AcrB binding competition experiment between R6G and TPP. AcrB (10 μM) was pre-incubated with R6G (1 μM) for 2 h before titration. The change in fluorescence polarization signals (ΔFP) of R6G was measured at an emission wavelength of 550 nm. TPP was non-fluorescent in the experimental conditions. The decrease in ΔFP showed that the bound R6G was knocked off by TPP.
We also tried these competition experiments using erythromycin, which is another AcrB drug, as a second ligand to replace the bound R6G from the transporter (not shown). The data revealed that erythromycin is not capable of knocking off the bound R6G, as the polarization of R6G does not change during titrations. Thus, there is a chance that different class of drugs may bind at different sites in AcrB.
The binding of R6G to AcrB was strongly pH-dependent. A trivial explanation of this result was the pH-dependent alteration of charge state in the ligand. However, we found that there is essentially no change in the emission spectra of free R6G in the pH range examined in Fig. 4, suggesting that the electronic arrangement of the protonated and de-protonated states of R6G are very similar. The pKa of R6G is nearly neutral, with the value equals 7.5 [26] (the pKas of Pf and Cip are 8.1 and 6.1, respectively [27]). At pH < pKa, R6G should exist in its protonated form. When pH > pKa, this dye should be predominantly unionized. It is expected that R6G should bind tighter to the transporter at acidic pH, as it is predominantly in the positively charged form. However, the reverse case is seen from the pH dependent data. One possible explanation is that R6G possesses a large degree of delocalization. It is this large extent of electron delocalization that makes the chemical properties of the protonated and de-protonated forms of R6G very similar. Indeed, it has been reported that the observed octane/water partition coefficient of R6G remains the same from pH 4 to 11 because of this charge delocalization phenomenon [26].
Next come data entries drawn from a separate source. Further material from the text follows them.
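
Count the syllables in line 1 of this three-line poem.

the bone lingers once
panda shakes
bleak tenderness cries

Line 1: the(1) + bone(1) + lingers(2) + once(1) = 5

5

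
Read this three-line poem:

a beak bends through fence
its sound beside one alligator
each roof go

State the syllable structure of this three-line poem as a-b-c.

Line 1: a (1), beak (1), bends (1), through (1), fence (1) → 5
Line 2: its (1), sound (1), beside (2), one (1), alligator (4) → 9
Line 3: each (1), roof (1), go (1) → 3

5-9-3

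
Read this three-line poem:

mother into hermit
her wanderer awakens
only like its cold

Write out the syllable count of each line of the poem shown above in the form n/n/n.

6/7/5

Line 1: mother(2) + into(2) + hermit(2) = 6
Line 2: her(1) + wanderer(3) + awakens(3) = 7
Line 3: only(2) + like(1) + its(1) + cold(1) = 5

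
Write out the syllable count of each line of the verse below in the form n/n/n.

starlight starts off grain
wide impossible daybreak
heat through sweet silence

5/7/5

Line 1: starlight(2) + starts(1) + off(1) + grain(1) = 5
Line 2: wide(1) + impossible(4) + daybreak(2) = 7
Line 3: heat(1) + through(1) + sweet(1) + silence(2) = 5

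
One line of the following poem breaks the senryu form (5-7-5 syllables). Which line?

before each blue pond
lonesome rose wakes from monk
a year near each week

Line 1: before(2) + each(1) + blue(1) + pond(1) = 5 ✓
Line 2: lonesome(2) + rose(1) + wakes(1) + from(1) + monk(1) = 6 (expected 7)
Line 3: a(1) + year(1) + near(1) + each(1) + week(1) = 5 ✓

Line 2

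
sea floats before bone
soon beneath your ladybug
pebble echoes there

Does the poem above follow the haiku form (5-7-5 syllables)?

Yes

Line 1: sea (1), floats (1), before (2), bone (1) → 5 ✓
Line 2: soon (1), beneath (2), your (1), ladybug (3) → 7 ✓
Line 3: pebble (2), echoes (2), there (1) → 5 ✓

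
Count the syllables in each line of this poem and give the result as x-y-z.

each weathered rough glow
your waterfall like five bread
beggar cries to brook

5-7-5

Line 1: each (1), weathered (2), rough (1), glow (1) → 5
Line 2: your (1), waterfall (3), like (1), five (1), bread (1) → 7
Line 3: beggar (2), cries (1), to (1), brook (1) → 5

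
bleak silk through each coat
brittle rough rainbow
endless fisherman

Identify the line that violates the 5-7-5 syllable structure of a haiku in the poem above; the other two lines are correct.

Line 2

Line 1: bleak (1), silk (1), through (1), each (1), coat (1) → 5 ✓
Line 2: brittle (2), rough (1), rainbow (2) → 5 (expected 7)
Line 3: endless (2), fisherman (3) → 5 ✓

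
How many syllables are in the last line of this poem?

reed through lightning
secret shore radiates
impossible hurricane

7

The last line: impossible (4), hurricane (3) → 7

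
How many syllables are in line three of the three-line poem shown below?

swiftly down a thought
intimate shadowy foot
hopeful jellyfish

Line three: hopeful (2), jellyfish (3) → 5

5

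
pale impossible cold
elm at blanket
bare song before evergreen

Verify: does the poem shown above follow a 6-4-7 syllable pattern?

Yes

Line 1: pale (1), impossible (4), cold (1) → 6 ✓
Line 2: elm (1), at (1), blanket (2) → 4 ✓
Line 3: bare (1), song (1), before (2), evergreen (3) → 7 ✓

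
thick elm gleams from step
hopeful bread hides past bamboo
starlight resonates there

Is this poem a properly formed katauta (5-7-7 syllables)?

Line 1: thick (1), elm (1), gleams (1), from (1), step (1) → 5 ✓
Line 2: hopeful (2), bread (1), hides (1), past (1), bamboo (2) → 7 ✓
Line 3: starlight (2), resonates (3), there (1) → 6 (expected 7)

No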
Judging from the binding isotherms of AcrB in the presence of 1 μM R6G, these curves maintained the simple hyperbolic shape and reached saturation at the same AcrB concentration at different pH values (as shown in Fig. 1a). Thus, it is not likely that altering the pH affects the capacity of binding. Perhaps the pH effect is related to the protonation state of acidic residues in the binding pocket: there are several acidic residues in the ligand binding site of the asymmetric AcrB crystal [12], with Asp276 particularly close to the ligand. The strong pH dependence for drug binding has been observed as the result of binding of cationic drugs with the glutamate residue in the EmrE multidrug transporter [24]. Alternatively, it could involve global conformational changes of the transporter that utilizes the transmembrane electrochemical gradient of protons for activity.
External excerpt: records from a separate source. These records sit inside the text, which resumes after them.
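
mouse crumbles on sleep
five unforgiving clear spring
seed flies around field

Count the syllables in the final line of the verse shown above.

5

The final line: seed (1), flies (1), around (2), field (1) → 5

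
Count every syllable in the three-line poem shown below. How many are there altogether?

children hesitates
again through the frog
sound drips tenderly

15

Line 1: "children hesitates": 2+3 = 5
Line 2: "again through the frog": 2+1+1+1 = 5
Line 3: "sound drips tenderly": 1+1+3 = 5
Total: 5 + 5 + 5 = 15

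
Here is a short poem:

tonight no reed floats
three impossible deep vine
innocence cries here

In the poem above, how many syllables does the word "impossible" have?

4

"impossible" has 4 syllables.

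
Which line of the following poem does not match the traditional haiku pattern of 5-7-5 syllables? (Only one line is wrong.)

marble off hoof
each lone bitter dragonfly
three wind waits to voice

Line 1: marble(2) + off(1) + hoof(1) = 4 (expected 5)
Line 2: each(1) + lone(1) + bitter(2) + dragonfly(3) = 7 ✓
Line 3: three(1) + wind(1) + waits(1) + to(1) + voice(1) = 5 ✓

Line 1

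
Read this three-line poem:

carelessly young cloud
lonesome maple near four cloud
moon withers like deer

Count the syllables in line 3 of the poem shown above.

5

Line 3: moon(1) + withers(2) + like(1) + deer(1) = 5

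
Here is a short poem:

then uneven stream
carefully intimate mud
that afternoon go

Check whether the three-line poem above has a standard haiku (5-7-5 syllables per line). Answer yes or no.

Line 1: "then uneven stream": 1+3+1 = 5 ✓
Line 2: "carefully intimate mud": 3+3+1 = 7 ✓
Line 3: "that afternoon go": 1+3+1 = 5 ✓

Yes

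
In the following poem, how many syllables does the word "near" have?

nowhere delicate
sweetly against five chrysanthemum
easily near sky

1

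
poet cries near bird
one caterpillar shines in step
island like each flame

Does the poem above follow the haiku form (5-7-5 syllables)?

Line 1: poet(2) + cries(1) + near(1) + bird(1) = 5 ✓
Line 2: one(1) + caterpillar(4) + shines(1) + in(1) + step(1) = 8 (expected 7)
Line 3: island(2) + like(1) + each(1) + flame(1) = 5 ✓

No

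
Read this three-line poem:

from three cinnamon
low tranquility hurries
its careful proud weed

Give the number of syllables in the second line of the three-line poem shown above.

The second line: low (1), tranquility (4), hurries (2) → 7

7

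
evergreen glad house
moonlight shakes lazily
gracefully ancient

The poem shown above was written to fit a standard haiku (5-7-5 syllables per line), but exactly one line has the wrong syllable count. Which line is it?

Line 1: evergreen (3), glad (1), house (1) → 5 ✓
Line 2: moonlight (2), shakes (1), lazily (3) → 6 (expected 7)
Line 3: gracefully (3), ancient (2) → 5 ✓

Line 2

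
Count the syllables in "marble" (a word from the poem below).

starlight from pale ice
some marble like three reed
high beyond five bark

2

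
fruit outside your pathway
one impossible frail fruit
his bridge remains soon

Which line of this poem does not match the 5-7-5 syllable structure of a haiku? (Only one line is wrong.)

Line 1: fruit (1), outside (2), your (1), pathway (2) → 6 (expected 5)
Line 2: one (1), impossible (4), frail (1), fruit (1) → 7 ✓
Line 3: his (1), bridge (1), remains (2), soon (1) → 5 ✓

Line 1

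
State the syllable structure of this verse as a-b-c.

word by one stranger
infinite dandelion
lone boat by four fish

Line 1: word (1), by (1), one (1), stranger (2) → 5
Line 2: infinite (3), dandelion (4) → 7
Line 3: lone (1), boat (1), by (1), four (1), fish (1) → 5

5-7-5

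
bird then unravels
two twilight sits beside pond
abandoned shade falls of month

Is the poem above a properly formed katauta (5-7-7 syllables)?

Line 1: bird(1) + then(1) + unravels(3) = 5 ✓
Line 2: two(1) + twilight(2) + sits(1) + beside(2) + pond(1) = 7 ✓
Line 3: abandoned(3) + shade(1) + falls(1) + of(1) + month(1) = 7 ✓

Yes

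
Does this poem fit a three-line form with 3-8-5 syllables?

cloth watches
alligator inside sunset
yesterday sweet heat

Yes

Line 1: cloth (1), watches (2) → 3 ✓
Line 2: alligator (4), inside (2), sunset (2) → 8 ✓
Line 3: yesterday (3), sweet (1), heat (1) → 5 ✓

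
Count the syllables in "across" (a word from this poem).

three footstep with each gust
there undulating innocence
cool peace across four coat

2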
Fluorescence polarization assay has been widely used for studying protein–DNA interactions [19,20,28,29], and lately for determining affinities of drug binding in transcriptional regulators [29–31]. To our knowledge, this is the first attempt using this methodology to investigate interaction between membrane protein and bound drug. The availability of fluorescence polarization to measure affinities of a variety of AcrB substrates will provide the means for studying the interactions of other purified transporters with their substrates in detergent solutions.
Acknowledgments
This study was supported in part by US Public Health Service Grants AI-09644 (to H.N.) and GM074027 (to E.W.Y.).